Since my last update on my desktop Linux adventures, some fairly fundamental changes have happened. I had been getting very comfortable with Gnome, but had also gone back to Hyprland to fix and update some things, and was enjoying (all over again) the snappiness and keyboard navigability (if that is a word) of a tiling window manager. As an aside, one of the things I love about Linux is that you can essentially have two completely different front ends for all your applications and files, and switch between them at will. Mostly I like the tiling interface, but every now and again I’m in a ‘point and click’ kind of mood, and I can log out and log in to Gnome with very little effort.
Arch Linux is great, but — like many Linux distros — it offers you plenty of opportunities to shoot yourself in the foot. A couple of weeks ago, even though I knew better, I managed to take up that opportunity.
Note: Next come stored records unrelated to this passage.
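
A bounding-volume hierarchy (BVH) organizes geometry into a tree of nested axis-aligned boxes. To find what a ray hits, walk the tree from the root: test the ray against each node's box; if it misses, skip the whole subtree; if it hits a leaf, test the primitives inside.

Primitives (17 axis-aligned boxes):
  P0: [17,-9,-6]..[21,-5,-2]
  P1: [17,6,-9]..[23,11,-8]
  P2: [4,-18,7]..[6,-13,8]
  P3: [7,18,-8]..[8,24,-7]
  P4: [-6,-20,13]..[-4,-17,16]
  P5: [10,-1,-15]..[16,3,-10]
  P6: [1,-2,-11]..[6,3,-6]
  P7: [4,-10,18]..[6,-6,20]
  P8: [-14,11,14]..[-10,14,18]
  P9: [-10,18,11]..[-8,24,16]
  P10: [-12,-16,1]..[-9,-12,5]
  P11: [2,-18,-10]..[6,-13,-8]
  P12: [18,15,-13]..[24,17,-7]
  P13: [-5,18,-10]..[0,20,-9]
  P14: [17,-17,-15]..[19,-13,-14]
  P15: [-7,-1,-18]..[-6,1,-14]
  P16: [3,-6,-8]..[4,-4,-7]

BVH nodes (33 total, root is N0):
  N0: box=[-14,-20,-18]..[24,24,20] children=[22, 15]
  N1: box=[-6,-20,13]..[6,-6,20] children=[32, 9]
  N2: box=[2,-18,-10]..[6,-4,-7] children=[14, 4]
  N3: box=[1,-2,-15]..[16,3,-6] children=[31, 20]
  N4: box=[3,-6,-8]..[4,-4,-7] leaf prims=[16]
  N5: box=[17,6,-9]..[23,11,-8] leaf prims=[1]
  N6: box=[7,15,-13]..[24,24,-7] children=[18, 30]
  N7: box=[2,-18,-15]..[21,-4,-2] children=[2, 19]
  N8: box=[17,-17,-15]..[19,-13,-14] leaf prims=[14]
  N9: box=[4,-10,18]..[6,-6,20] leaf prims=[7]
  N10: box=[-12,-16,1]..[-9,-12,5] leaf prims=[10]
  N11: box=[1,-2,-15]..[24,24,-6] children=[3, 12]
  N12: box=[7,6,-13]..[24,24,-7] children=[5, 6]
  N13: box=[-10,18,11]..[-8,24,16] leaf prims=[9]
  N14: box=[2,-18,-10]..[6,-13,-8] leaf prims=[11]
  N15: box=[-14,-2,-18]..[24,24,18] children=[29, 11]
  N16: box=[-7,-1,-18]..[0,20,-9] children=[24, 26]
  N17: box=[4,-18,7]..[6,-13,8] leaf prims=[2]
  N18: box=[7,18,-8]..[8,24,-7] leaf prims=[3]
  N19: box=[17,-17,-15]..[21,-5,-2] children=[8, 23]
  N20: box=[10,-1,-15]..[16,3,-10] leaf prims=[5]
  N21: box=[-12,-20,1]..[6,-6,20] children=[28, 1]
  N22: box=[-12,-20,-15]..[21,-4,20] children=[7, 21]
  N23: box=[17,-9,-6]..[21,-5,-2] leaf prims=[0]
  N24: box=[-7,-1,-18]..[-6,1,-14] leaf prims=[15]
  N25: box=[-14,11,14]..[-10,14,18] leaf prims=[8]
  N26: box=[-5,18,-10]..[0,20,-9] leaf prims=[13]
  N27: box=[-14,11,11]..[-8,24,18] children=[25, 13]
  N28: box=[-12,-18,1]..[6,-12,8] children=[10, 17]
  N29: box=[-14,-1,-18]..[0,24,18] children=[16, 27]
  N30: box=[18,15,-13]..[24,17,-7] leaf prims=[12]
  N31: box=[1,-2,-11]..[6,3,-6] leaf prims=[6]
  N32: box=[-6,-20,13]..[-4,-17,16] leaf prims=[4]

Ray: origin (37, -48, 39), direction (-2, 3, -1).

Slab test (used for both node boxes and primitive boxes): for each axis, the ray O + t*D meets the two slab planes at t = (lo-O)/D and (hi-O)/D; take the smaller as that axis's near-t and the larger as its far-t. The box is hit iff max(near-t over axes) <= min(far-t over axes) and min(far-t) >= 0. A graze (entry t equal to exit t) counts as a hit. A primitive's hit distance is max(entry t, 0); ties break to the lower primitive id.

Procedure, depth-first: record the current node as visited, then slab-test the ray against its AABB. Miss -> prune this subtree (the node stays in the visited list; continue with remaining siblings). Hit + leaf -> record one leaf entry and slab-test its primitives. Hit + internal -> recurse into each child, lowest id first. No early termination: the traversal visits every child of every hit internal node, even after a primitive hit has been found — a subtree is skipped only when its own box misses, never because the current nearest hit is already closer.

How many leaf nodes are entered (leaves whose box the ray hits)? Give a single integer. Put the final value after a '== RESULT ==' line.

Walk:
N0 x:[13/2,51/2] y:[28/3,24] z:[19,57] -> hit [19,24], descend [15, 22]
  N15 x:[13/2,51/2] y:[46/3,24] z:[21,57] -> hit [21,24], descend [11, 29]
    N11 x:[13/2,18] y:[46/3,24] z:[45,54] -> miss, prune
    N29 x:[37/2,51/2] y:[47/3,24] z:[21,57] -> hit [21,24], descend [16, 27]
      N16 x:[37/2,22] y:[47/3,68/3] z:[48,57] -> miss, prune
      N27 x:[45/2,51/2] y:[59/3,24] z:[21,28] -> hit [45/2,24], descend [13, 25]
        N13 x:[45/2,47/2] y:[22,24] z:[23,28] -> hit [23,47/2] leaf, test {P9@t=23}
        N25 x:[47/2,51/2] y:[59/3,62/3] z:[21,25] -> miss, prune
  N22 x:[8,49/2] y:[28/3,44/3] z:[19,54] -> miss, prune

Visited [0, 15, 11, 29, 16, 27, 13, 25, 22]. Tests: 9 box, 1 leaf. Nearest: P9.

== RESULT ==
1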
Long story short, it turns out that accidentally uninstalling your login shell is a Bad Thing. In my defence, I was tired and in a hurry, but that is really no excuse, and it is certainly not a problem with Arch. I had btrfs boot snapshots enabled, so I was able to roll back to a snapshot before my fateful sudo pacman -R fish-git incident, but in trying to figure out how to make that snapshot permanent and current, I messed things up even more.
I had a backup of all my user files, so it was time to format the drive and start again.